The overwhelming vote in favour of protected action at DVA, which will almost certainly be targeted at the government and senior public service management rather than welfare recipients, makes it the second major agency to green light strikes after a similar result at the Department of Human Services.
A major problem emerging in government’s bid to ram through the lowball pay offers is that disgruntled staff the two departments, in one way or another, touch the lives of most Australians, giving the powerful Community and Public Sector Union a substantial upper hand in grass roots campaigning for their cause.
The CPSU in the Australian Capital Territory, which is effectively the federal branch, is affiliated with the Australian Labor Party.
The latest stinging result at DVA comes just a day after the Prime Minister was forced into a conspicuous backdown in the damaging Defence pay row, handing back a slew of allowances and leave entitlements that would otherwise been cut just before Christmas.
The depth of resentment over the pay 1.5 per cent pay offer to uniformed military personnel, who have no industrial rights, prompted the walkout of Tasmanian Senator Jacqui Lambie from the Palmer United Party, a move that has put cross bench negotiations into disarray.
The CPSU was quick to try and use the successful vote to take industrial action at DVA as leverage to try and get Senator Abetz concede ground in the increasingly acrimonious APS pay dispute.
“This result should be a wake-up call for Mr Abbott and Senator Eric Abetz – you can’t treat your staff like this and get away with it,” said CPSU National Secretary Nadine Flood.
“Isn’t it time for Senator Abetz to admit he has got APS bargaining wrong and agree to talk to the CPSU about finding a sensible way forward.”
Any admissions of getting it wrong by the Abbott government are unlikely to come easily though.

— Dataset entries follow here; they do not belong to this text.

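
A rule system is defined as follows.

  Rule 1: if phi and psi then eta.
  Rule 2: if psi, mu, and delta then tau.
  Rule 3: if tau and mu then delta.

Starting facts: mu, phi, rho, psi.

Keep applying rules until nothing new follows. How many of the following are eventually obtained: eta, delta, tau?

From phi and psi, Rule 1 gives eta.
eta: reached.
delta would need tau and mu (Rule 3), but tau is never established.
tau would need psi, mu, and delta (Rule 2), but delta is never established.
Reached: eta — 1 of the 3.

1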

In a 45 minute long press conference yesterday, the Prime Minister said it was feedback from his own back benchers that prompted him to rethink and restore military staff allowances and entitlements; a clear snub of the campaign Senator Lambie has been running on Defence pay which includes the threat to vote against all government legislation until an above inflation pay offer is forthcoming.
Meanwhile the CPSU is digging in for a long fight at the agency that provides welfare to former military personnel and their families.

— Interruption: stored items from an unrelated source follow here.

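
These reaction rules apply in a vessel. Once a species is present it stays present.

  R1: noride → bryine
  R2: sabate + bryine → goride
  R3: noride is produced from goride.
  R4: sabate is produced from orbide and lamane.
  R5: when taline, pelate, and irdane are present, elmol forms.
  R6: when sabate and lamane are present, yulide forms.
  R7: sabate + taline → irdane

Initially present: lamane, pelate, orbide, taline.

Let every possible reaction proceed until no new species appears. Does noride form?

No

noride would need goride (R3), but goride never forms.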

“The Prime Minister has declared that he has listened to the Defence community on ADF conditions, so it’s high time that Minister Abetz listen to public servants. Pay is an issue but it is not the most important one. They are worried about their rights and conditions and they will not be bullied into submission,” Ms Flood said.
“The target here is the Government, not the community. Our members have made a commitment not to disrupt payments to veterans, widows and their families. Our members want to get on with the job of serving the community. Our actions won’t hurt the community but they will show the Government we mean business.”
The issue of service and payments disruption is a contentious one for senior public servants.
While both Senator Abetz, who is Minister for Employment as well as the Minister Assisting the Prime Minister for the Public Service, and Veteran’s Affairs Minister Senator Michael Ronaldson have talked up the potential for disruption, senior executives at Human Services have talked it down.
Ms Flood said that Veterans’ Affairs staff did not take the move towards industrial action lightly.
“After months of negotiations they are no closer to getting a new agreement. Their patience is being sorely tested by a government that just isn’t interested in reaching a deal but in using bargaining talks as cover to attack workers,” Ms Flood said.